В дверях никто из них не хотел проходить первым, они дурацки топтались друг перед другом, потом мой чуть ли не силой протолкнул деда в дверь. Страсть как хотелось послушать их разговор. Я заскочил в дом, будто воды попить, и подслушал-таки пару отличных фраз. Мой спросил: «Как жили-то тут?» Ну, можно ли задать вопрос глупее! А дед ответил: «Как ты приказал, так и жили». Как это было сказано! Это надо было слышать!

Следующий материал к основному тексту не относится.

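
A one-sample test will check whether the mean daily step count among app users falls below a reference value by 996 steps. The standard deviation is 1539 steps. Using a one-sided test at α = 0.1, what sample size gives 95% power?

21

For a one-sample z-test, n = ((z_α + z_β)·σ/δ)².
z_α = 1.282 (one-sided α = 0.1); z_β = 1.645 (power 95% → β = 0.05).
n = (2.927 × 1539 / 996)² = 20.46
Round up: n = 21.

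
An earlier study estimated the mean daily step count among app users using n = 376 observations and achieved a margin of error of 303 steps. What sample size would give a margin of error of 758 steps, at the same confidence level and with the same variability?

n = 61

Margin of error scales as 1/√n, so n₂ = n₁·(E₁/E₂)².
n₂ = 376 × (303/758)² = 376 × 0.1598 = 60.08
Round up: n₂ = 61.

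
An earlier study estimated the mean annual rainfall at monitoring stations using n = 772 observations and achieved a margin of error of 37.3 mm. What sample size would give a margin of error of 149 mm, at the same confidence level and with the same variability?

Margin of error scales as 1/√n, so n₂ = n₁·(E₁/E₂)².
n₂ = 772 × (37.3/149)² = 772 × 0.06267 = 48.38
Round up: n₂ = 49.

n = 49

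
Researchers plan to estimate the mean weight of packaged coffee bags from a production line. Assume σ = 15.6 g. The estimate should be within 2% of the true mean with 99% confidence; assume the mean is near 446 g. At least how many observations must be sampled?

For a mean, the margin of error is E = z·σ/√n, so n = (zσ/E)².
At 99% confidence, z = 2.576.
E = 2% of 446 = 8.92 g.
n = (2.576 × 15.6 / 8.92)² = 20.30
Round up: n = 21.

21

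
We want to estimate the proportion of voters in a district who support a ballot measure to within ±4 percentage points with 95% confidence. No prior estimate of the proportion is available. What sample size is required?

601

For a proportion with margin E = 0.04 at 95% confidence, z = 1.960.
With no prior estimate, use p = 0.5, which maximizes p(1−p) at 0.25.
n = 0.25 × (z/E)² = 0.25 × (1.960/0.04)² = 600.25
Round up: n = 601.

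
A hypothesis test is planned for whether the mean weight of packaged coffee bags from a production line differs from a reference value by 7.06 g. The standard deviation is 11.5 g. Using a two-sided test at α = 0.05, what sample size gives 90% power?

28

For a one-sample z-test, n = ((z_{α/2} + z_β)·σ/δ)².
z_{α/2} = 1.960 (two-sided α = 0.05); z_β = 1.282 (power 90% → β = 0.1).
n = (3.242 × 11.5 / 7.06)² = 27.89
Round up: n = 28.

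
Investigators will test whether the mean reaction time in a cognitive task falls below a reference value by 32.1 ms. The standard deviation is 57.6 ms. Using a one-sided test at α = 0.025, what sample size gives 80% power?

For a one-sample z-test, n = ((z_α + z_β)·σ/δ)².
z_α = 1.960 (one-sided α = 0.025); z_β = 0.842 (power 80% → β = 0.2).
n = (2.802 × 57.6 / 32.1)² = 25.28
Round up: n = 26.

n = 26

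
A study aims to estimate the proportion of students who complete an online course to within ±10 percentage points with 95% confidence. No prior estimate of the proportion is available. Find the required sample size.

For a proportion with margin E = 0.1 at 95% confidence, z = 1.960.
With no prior estimate, use p = 0.5, which maximizes p(1−p) at 0.25.
n = 0.25 × (z/E)² = 0.25 × (1.960/0.1)² = 96.04
Round up: n = 97.

97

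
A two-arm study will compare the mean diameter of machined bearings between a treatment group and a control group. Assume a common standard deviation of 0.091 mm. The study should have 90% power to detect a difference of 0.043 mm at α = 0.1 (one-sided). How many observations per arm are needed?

For two equal groups, n per group = 2·((z_α + z_β)·σ/δ)².
z_α = 1.282; z_β = 1.282 (power 90%).
n = 2 × (2.564 × 0.091 / 0.043)² = 2 × 29.44 = 58.88
Round up: n = 59 per group.

59 per group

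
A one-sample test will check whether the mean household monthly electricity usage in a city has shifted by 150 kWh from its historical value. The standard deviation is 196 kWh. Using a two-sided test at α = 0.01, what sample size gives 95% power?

For a one-sample z-test, n = ((z_{α/2} + z_β)·σ/δ)².
z_{α/2} = 2.576 (two-sided α = 0.01); z_β = 1.645 (power 95% → β = 0.05).
n = (4.221 × 196 / 150)² = 30.42
Round up: n = 31.

n = 31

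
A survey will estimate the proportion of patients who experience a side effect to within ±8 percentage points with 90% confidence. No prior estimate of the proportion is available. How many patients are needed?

106

For a proportion with margin E = 0.08 at 90% confidence, z = 1.645.
With no prior estimate, use p = 0.5, which maximizes p(1−p) at 0.25.
n = 0.25 × (z/E)² = 0.25 × (1.645/0.08)² = 105.70
Round up: n = 106.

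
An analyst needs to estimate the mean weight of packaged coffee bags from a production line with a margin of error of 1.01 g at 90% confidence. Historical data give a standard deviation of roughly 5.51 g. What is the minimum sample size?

81

For a mean, the margin of error is E = z·σ/√n, so n = (zσ/E)².
At 90% confidence, z = 1.645.
n = (1.645 × 5.51 / 1.01)² = 80.54
Round up: n = 81.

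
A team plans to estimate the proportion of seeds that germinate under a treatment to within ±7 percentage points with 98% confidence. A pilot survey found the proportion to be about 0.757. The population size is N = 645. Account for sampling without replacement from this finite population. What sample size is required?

For a proportion with margin E = 0.07 at 98% confidence, z = 2.326.
n = p̂(1−p̂)(z/E)² = 0.757 × 0.243 × (2.326/0.07)² = 203.11 — call this n₀.
Finite-population correction with N = 645: n = n₀ / (1 + (n₀−1)/N) = 203.11 / 1.313 = 154.69
Round up: n = 155.

155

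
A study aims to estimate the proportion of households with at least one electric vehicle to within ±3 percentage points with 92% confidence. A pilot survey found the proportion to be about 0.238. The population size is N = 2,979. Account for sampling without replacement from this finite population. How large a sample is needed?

n = 512

For a proportion with margin E = 0.03 at 92% confidence, z = 1.751.
n = p̂(1−p̂)(z/E)² = 0.238 × 0.762 × (1.751/0.03)² = 617.82 — call this n₀.
Finite-population correction with N = 2,979: n = n₀ / (1 + (n₀−1)/N) = 617.82 / 1.207 = 511.86
Round up: n = 512.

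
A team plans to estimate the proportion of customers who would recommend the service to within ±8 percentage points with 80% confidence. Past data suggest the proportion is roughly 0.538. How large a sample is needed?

For a proportion with margin E = 0.08 at 80% confidence, z = 1.282.
n = p̂(1−p̂)(z/E)² = 0.538 × 0.462 × (1.282/0.08)² = 63.83
Round up: n = 64.

64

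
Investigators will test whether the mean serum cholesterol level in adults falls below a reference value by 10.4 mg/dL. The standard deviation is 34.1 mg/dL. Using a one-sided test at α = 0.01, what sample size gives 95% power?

170

For a one-sample z-test, n = ((z_α + z_β)·σ/δ)².
z_α = 2.326 (one-sided α = 0.01); z_β = 1.645 (power 95% → β = 0.05).
n = (3.971 × 34.1 / 10.4)² = 169.53
Round up: n = 170.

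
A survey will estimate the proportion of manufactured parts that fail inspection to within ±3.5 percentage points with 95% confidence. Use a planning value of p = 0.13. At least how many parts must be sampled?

For a proportion with margin E = 0.035 at 95% confidence, z = 1.960.
n = p̂(1−p̂)(z/E)² = 0.13 × 0.87 × (1.960/0.035)² = 354.68
Round up: n = 355.

355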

Я погрохотал ковшиком по ведру и вышел. Снова решил поболтаться по деревне. Пошел к реке. Посидел с мальчишками, они вылавливали какую-то мелочь, но были серьезны и деловиты, как труженики рыболовецкой артели. Мне стало тоскливо. Когда возвращался, уже ближе к вечеру, вообще напала сентиментальность и деревня не раздражала, а было даже что-то вроде зависти, – это когда человек завидует чему-то, что живет дольше его, дереву, например, – такая бесполезная зависть может быть очень даже искренней, ведь местами не поменяешься… Конечно, думал, хорошо бы, например, взять и вырастить сад там, где его никогда не было, или посадить дубовую рощу. Но это одно дело на всю жизнь. На всю, положим, мою жизнь, которая когда-то началась и когда-то кончится. Одно дело! А хочется много и разного. Будь жизнь подлиннее, хотя бы лет полтораста, можно было бы лет тридцать или сорок отдать варианту с землей. В принципе это же интересно: затыкаешь в землю сущую кроху, поливаешь водичкой, а из земли появляется что-то совсем другое, но именно то, что тебе нужно. В общем, это даже чудо, когда из пустой и мертвой земли появляется штука, которая живет. Когда вижу огромное дерево, так хочется раскопать корни, чтобы увидеть то место, где из мертвого начинается живое, и как это чудо получается.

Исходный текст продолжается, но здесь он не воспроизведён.